February 3, 2017
Commercial construction activity in the UK for the 12 months to the end of 2016 fell to £16.7 billion, down 14.1 percent on the previous quarter, according to JLL and Glenigan’s Q4 2016 UK Commercial Construction Activity Index. In London, activity declined in a quarterly comparison but increased 2.7 percent compared to the same period a year ago. Construction started at 22 Bishopsgate in London City which will provide a total of 1.3 million sq ft of office space, and is scheduled to complete in 2019. The 70,000 sq ft office refurbishment of 33 Gutter Lane also commenced in Q4 with completion scheduled for the second half of the year. Elsewhere it was a mixed picture across the regions with commercial construction activity increasing in the North East, South West and Wales, albeit from a relatively low base; but activity was more subdued in other regions, particularly in Yorkshire and the Humber were the level of construction activity fell 22.0 percent y-o-y.

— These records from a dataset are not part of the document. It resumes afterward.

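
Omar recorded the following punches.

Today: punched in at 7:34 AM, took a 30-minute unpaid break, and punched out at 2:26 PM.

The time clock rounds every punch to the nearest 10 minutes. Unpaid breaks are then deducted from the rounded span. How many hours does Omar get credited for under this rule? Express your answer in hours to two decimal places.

6.50 hours

Today: in 7:34 AM→7:30 AM, out 2:26 PM→2:30 PM; 7 h 0 min − 30 min = 6 h 30 min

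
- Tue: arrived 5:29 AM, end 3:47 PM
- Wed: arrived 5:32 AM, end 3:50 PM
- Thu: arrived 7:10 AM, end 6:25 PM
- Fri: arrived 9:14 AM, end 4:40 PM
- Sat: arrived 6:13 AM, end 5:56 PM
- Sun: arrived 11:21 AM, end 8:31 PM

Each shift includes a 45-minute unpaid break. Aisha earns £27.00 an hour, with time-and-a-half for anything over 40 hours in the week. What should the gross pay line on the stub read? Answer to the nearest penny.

Tue: 5:29 AM–3:47 PM = 10 h 18 min; less 45 min break → 9 h 33 min
Wed: 5:32 AM–3:50 PM = 10 h 18 min; less 45 min break → 9 h 33 min
Thu: 7:10 AM–6:25 PM = 11 h 15 min; less 45 min break → 10 h 30 min
Fri: 9:14 AM–4:40 PM = 7 h 26 min; less 45 min break → 6 h 41 min
Sat: 6:13 AM–5:56 PM = 11 h 43 min; less 45 min break → 10 h 58 min
Sun: 11:21 AM–8:31 PM = 9 h 10 min; less 45 min break → 8 h 25 min
Total worked: 55 h 40 min = 3340 min.
Regular 40 h 0 min = 2400 min at £27.00/h; overtime 15 h 40 min = 940 min at £40.50/h.
Pay = (2400 × £27.00 + 940 × £40.50) ÷ 60 = £1714.50.

£1714.50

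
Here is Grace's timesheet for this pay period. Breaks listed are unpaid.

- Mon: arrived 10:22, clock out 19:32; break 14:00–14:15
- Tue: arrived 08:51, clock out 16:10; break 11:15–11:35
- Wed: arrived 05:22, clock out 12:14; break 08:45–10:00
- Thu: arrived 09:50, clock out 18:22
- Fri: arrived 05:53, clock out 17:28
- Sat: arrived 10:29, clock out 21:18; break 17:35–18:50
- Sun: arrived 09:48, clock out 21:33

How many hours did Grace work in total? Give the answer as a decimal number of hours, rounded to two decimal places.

62.95 hours

Mon: 10:22–19:32 = 9 h 10 min; less 15 min break → 8 h 55 min
Tue: 08:51–16:10 = 7 h 19 min; less 20 min break → 6 h 59 min
Wed: 05:22–12:14 = 6 h 52 min; less 75 min break → 5 h 37 min
Thu: 09:50–18:22 = 8 h 32 min
Fri: 05:53–17:28 = 11 h 35 min
Sat: 10:29–21:18 = 10 h 49 min; less 75 min break → 9 h 34 min
Sun: 09:48–21:33 = 11 h 45 min
Total: 8 h 55 min + 6 h 59 min + 5 h 37 min + 8 h 32 min + 11 h 35 min + 9 h 34 min + 11 h 45 min = 62 h 57 min.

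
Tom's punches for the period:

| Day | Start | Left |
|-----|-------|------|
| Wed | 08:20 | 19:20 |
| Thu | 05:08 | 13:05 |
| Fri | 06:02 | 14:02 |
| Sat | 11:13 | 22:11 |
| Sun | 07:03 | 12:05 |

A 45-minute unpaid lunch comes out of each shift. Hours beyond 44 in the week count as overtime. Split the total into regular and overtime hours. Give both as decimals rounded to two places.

Wed: 08:20–19:20 = 11 h 0 min; less 45 min break → 10 h 15 min
Thu: 05:08–13:05 = 7 h 57 min; less 45 min break → 7 h 12 min
Fri: 06:02–14:02 = 8 h 0 min; less 45 min break → 7 h 15 min
Sat: 11:13–22:11 = 10 h 58 min; less 45 min break → 10 h 13 min
Sun: 07:03–12:05 = 5 h 2 min; less 45 min break → 4 h 17 min
Total worked: 39 h 12 min = 39.20 h.
Threshold 44 h → overtime 0 h 0 min, regular 39 h 12 min.

Regular 39.20 hours, overtime 0.00 hours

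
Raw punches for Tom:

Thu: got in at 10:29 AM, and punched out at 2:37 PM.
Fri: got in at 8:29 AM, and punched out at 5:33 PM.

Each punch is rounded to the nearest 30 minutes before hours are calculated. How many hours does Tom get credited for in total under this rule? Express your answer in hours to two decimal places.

13.00 hours

Thu: in 10:29 AM→10:30 AM, out 2:37 PM→2:30 PM; 4 h 0 min
Fri: in 8:29 AM→8:30 AM, out 5:33 PM→5:30 PM; 9 h 0 min
Total credited: 13 h 0 min.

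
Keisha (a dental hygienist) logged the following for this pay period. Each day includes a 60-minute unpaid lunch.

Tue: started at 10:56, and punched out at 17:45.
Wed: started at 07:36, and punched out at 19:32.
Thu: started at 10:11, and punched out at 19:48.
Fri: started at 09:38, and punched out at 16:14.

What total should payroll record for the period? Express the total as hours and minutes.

Tue: 10:56–17:45 = 6 h 49 min; less 60 min break → 5 h 49 min
Wed: 07:36–19:32 = 11 h 56 min; less 60 min break → 10 h 56 min
Thu: 10:11–19:48 = 9 h 37 min; less 60 min break → 8 h 37 min
Fri: 09:38–16:14 = 6 h 36 min; less 60 min break → 5 h 36 min
Total: 5 h 49 min + 10 h 56 min + 8 h 37 min + 5 h 36 min = 30 h 58 min.

30 h 58 min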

Helen Gough, lead director Building Consultancy, Cost Management and Project Management at JLL, said: “The latest figures reveal a slowdown primarily in the level of new build activity (down 18.1 percent q-o-q) with more limited change to refurbishments (down 6.8 percent q-o-q).

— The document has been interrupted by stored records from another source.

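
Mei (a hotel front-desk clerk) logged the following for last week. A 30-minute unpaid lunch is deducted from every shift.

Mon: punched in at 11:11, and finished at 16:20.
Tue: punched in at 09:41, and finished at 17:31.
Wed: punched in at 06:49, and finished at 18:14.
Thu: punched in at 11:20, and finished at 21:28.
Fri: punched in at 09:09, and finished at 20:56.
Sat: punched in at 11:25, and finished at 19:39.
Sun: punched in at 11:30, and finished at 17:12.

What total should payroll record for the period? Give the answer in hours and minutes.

56 h 45 min

Mon: 11:11–16:20 = 5 h 9 min; less 30 min break → 4 h 39 min
Tue: 09:41–17:31 = 7 h 50 min; less 30 min break → 7 h 20 min
Wed: 06:49–18:14 = 11 h 25 min; less 30 min break → 10 h 55 min
Thu: 11:20–21:28 = 10 h 8 min; less 30 min break → 9 h 38 min
Fri: 09:09–20:56 = 11 h 47 min; less 30 min break → 11 h 17 min
Sat: 11:25–19:39 = 8 h 14 min; less 30 min break → 7 h 44 min
Sun: 11:30–17:12 = 5 h 42 min; less 30 min break → 5 h 12 min
Total: 4 h 39 min + 7 h 20 min + 10 h 55 min + 9 h 38 min + 11 h 17 min + 7 h 44 min + 5 h 12 min = 56 h 45 min.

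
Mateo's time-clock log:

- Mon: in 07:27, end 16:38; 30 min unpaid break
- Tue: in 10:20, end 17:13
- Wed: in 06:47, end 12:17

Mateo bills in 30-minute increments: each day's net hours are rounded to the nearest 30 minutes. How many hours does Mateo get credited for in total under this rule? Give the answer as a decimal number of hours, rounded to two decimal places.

21.00 hours

Mon: 07:27–16:38 = 9 h 11 min − 30 min = 8 h 41 min → rounds to 8 h 30 min
Tue: 10:20–17:13 = 6 h 53 min → rounds to 7 h 0 min
Wed: 06:47–12:17 = 5 h 30 min → rounds to 5 h 30 min
Total credited: 21 h 0 min.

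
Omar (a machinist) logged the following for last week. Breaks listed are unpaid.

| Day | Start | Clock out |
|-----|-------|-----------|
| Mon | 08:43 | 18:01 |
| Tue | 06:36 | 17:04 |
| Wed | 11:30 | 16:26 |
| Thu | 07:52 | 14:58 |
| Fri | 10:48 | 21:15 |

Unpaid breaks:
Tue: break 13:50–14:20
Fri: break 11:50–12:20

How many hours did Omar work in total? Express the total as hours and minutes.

41 h 15 min

Mon: 08:43–18:01 = 9 h 18 min
Tue: 06:36–17:04 = 10 h 28 min; less 30 min break → 9 h 58 min
Wed: 11:30–16:26 = 4 h 56 min
Thu: 07:52–14:58 = 7 h 6 min
Fri: 10:48–21:15 = 10 h 27 min; less 30 min break → 9 h 57 min
Total: 9 h 18 min + 9 h 58 min + 4 h 56 min + 7 h 6 min + 9 h 57 min = 41 h 15 min.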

“This is somewhat at odds with the latest Markit/CIPS construction purchasing managers’ index which signalled an upturn in new work. However this was largely a result of solid recovery in residential activity while commercial construction increased only marginally and remains the weakest performing sub-category due to more subdued investment and higher levels of uncertainty.”
She concluded: “Looking ahead, ongoing volatility will influence confidence, access to finance and views on risk, which may result in a decrease in new speculative development starts.
“Developers may look towards more strategic refurbishments, given quicker speed to market and greater certainty of delivery than costlier new build projects. While certain segments of the commercial construction industry may show hesitancy in progressing new starts the public sector, infrastructure and alternatives offer potential bright spots.”